Kaggle titanic challenge with torch7
Kaggle titanic challenge is a famous knowledge competition which many new Kaggler will try their first Kaggle competition. Since there are currently no tutorial to solve this challenge with artificial neural network, I decided to use torch7 to compete in this competition. FYI, click here to get the data.
Why Torch7
Deep learning is state of the art machine learning algorithm in learning image, video, sound and natural language. Torch7 is one of the famous deep learning framework, which is already used within Facebook, Google, Twitter, NYU, IDIAP, Purdue and several other companies and research labs.
Model
Validation
Validation is using back the training dataset since the dataset will be too small if I separate it. As I am using tanh as transfer function , for those model output bigger than 0, I classified it as survived. Using model after training for 20000 epoch, the result are:
- False Positive : 31
- True Positive : 276
- False Negative : 66
- True Negative : 518
Submission Result
The score is the percentage of passengers we correctly predict.
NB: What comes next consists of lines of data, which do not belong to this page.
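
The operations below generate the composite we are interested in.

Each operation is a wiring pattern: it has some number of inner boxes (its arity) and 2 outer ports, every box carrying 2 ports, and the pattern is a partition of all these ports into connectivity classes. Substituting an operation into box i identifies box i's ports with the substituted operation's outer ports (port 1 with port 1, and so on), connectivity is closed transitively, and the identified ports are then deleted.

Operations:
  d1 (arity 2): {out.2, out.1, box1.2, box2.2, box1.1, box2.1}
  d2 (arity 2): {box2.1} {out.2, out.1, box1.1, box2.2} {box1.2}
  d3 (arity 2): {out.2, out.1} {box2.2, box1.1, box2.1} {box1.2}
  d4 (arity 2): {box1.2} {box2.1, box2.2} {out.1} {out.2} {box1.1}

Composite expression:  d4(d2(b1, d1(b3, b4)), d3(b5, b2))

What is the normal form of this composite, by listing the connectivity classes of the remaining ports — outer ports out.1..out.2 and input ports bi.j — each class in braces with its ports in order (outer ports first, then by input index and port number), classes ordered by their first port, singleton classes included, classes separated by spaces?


{out.1} {out.2} {b1.1, b3.1, b3.2, b4.1, b4.2} {b1.2} {b2.1, b2.2, b5.1} {b5.2}

Reachability decides: close wires over d4-identified ports.
after d1, the pattern on (b3, b4) reads {out.1, out.2, b3.1, b3.2, b4.1, b4.2} (out.j = its outer ports)
after d2, the pattern on (b1, b3, b4) reads {out.1, out.2, b1.1, b3.1, b3.2, b4.1, b4.2} {b1.2} (out.j = its outer ports)
after d3, the pattern on (b5, b2) reads {out.1, out.2} {b2.1, b2.2, b5.1} {b5.2} (out.j = its outer ports)
after d4, the pattern on (b1, b3, b4, b5, b2) reads {out.1} {out.2} {b1.1, b3.1, b3.2, b4.1, b4.2} {b1.2} {b2.1, b2.2, b5.1} {b5.2} (out.j = its outer ports)


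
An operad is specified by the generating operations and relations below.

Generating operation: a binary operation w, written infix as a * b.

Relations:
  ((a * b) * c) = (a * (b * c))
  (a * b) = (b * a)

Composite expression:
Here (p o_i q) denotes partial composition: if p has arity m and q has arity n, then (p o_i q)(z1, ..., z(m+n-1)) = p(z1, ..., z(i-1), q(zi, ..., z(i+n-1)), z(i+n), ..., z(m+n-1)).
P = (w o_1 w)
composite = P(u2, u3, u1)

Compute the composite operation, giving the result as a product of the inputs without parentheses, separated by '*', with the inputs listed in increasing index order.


u1 * u2 * u3

Both nesting and order wash out for w; what remains is which u's occur.
(u2 * u3) linearizes to u2 * u3
((u2 * u3) * u1) linearizes to u2 * u3 * u1
rearranged into index order: u1 * u2 * u3


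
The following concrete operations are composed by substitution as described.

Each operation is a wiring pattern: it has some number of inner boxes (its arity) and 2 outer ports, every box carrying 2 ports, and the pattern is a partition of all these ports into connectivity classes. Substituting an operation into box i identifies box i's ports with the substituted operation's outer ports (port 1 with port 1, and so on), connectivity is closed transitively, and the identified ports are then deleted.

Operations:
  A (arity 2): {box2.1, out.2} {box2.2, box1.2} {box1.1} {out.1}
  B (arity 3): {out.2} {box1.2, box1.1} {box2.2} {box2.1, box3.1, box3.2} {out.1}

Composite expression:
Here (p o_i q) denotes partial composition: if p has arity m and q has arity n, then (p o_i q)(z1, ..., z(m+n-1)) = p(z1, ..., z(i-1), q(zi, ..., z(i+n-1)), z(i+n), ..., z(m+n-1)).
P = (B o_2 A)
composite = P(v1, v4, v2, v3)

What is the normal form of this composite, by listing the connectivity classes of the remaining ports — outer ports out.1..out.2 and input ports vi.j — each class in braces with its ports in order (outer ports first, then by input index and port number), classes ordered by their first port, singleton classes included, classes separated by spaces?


{out.1} {out.2} {v1.1, v1.2} {v2.1} {v2.2, v4.2} {v3.1, v3.2} {v4.1}

Reachability decides: close wires over B-identified ports.
stage A: inputs (v4, v2), connectivity {out.1} {out.2, v2.1} {v2.2, v4.2} {v4.1}, out.j its boundary
stage B: inputs (v1, v4, v2, v3), connectivity {out.1} {out.2} {v1.1, v1.2} {v2.1} {v2.2, v4.2} {v3.1, v3.2} {v4.1}, out.j its boundary


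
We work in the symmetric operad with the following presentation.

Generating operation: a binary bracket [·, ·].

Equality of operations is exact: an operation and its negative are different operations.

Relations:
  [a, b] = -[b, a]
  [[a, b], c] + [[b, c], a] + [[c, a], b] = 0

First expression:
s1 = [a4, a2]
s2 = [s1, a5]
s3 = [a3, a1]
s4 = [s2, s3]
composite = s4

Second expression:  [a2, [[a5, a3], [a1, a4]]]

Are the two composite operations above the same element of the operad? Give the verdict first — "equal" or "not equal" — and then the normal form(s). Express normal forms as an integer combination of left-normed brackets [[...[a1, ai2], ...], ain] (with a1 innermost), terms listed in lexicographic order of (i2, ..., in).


In normal form, the first expression is -[[[[a1, a3], a2], a4], a5] + [[[[a1, a3], a4], a2], a5] + [[[[a1, a3], a5], a2], a4] - [[[[a1, a3], a5], a4], a2]
In normal form, the second expression is -[[[[a1, a4], a3], a5], a2] + [[[[a1, a4], a5], a3], a2]
The forms do not match — not equal.

not equal; the first gives -[[[[a1, a3], a2], a4], a5] + [[[[a1, a3], a4], a2], a5] + [[[[a1, a3], a5], a2], a4] - [[[[a1, a3], a5], a4], a2] and the second -[[[[a1, a4], a3], a5], a2] + [[[[a1, a4], a5], a3], a2]


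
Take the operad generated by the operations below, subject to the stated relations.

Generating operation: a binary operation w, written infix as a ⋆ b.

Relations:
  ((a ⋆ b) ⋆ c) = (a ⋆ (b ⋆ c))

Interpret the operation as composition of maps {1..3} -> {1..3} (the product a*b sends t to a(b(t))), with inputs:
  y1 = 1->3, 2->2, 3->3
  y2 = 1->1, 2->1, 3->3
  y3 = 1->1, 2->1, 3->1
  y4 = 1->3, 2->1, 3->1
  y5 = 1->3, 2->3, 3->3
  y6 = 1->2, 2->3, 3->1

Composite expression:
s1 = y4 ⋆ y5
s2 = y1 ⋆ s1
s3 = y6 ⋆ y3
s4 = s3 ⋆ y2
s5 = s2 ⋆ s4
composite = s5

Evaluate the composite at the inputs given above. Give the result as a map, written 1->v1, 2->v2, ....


1->3, 2->3, 3->3

(y4 ⋆ y5) = 1->1, 2->1, 3->1
(y1 ⋆ (y4 ⋆ y5)) = 1->3, 2->3, 3->3
(y6 ⋆ y3) = 1->2, 2->2, 3->2
((y6 ⋆ y3) ⋆ y2) = 1->2, 2->2, 3->2
((y1 ⋆ (y4 ⋆ y5)) ⋆ ((y6 ⋆ y3) ⋆ y2)) = 1->3, 2->3, 3->3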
The submission result using model on epoch 20000 is 0.74641. From the result, we know that our model is slightly overfitted because training set accuracy is 89.113% while test set is 74.646%.
Some Thought
I have showed that torch7 works in Kaggle titanic challenge too. With this method, I can easily get the probability that a passenger is survived based on the input, and this Bayesian behavior is really important in real world use case.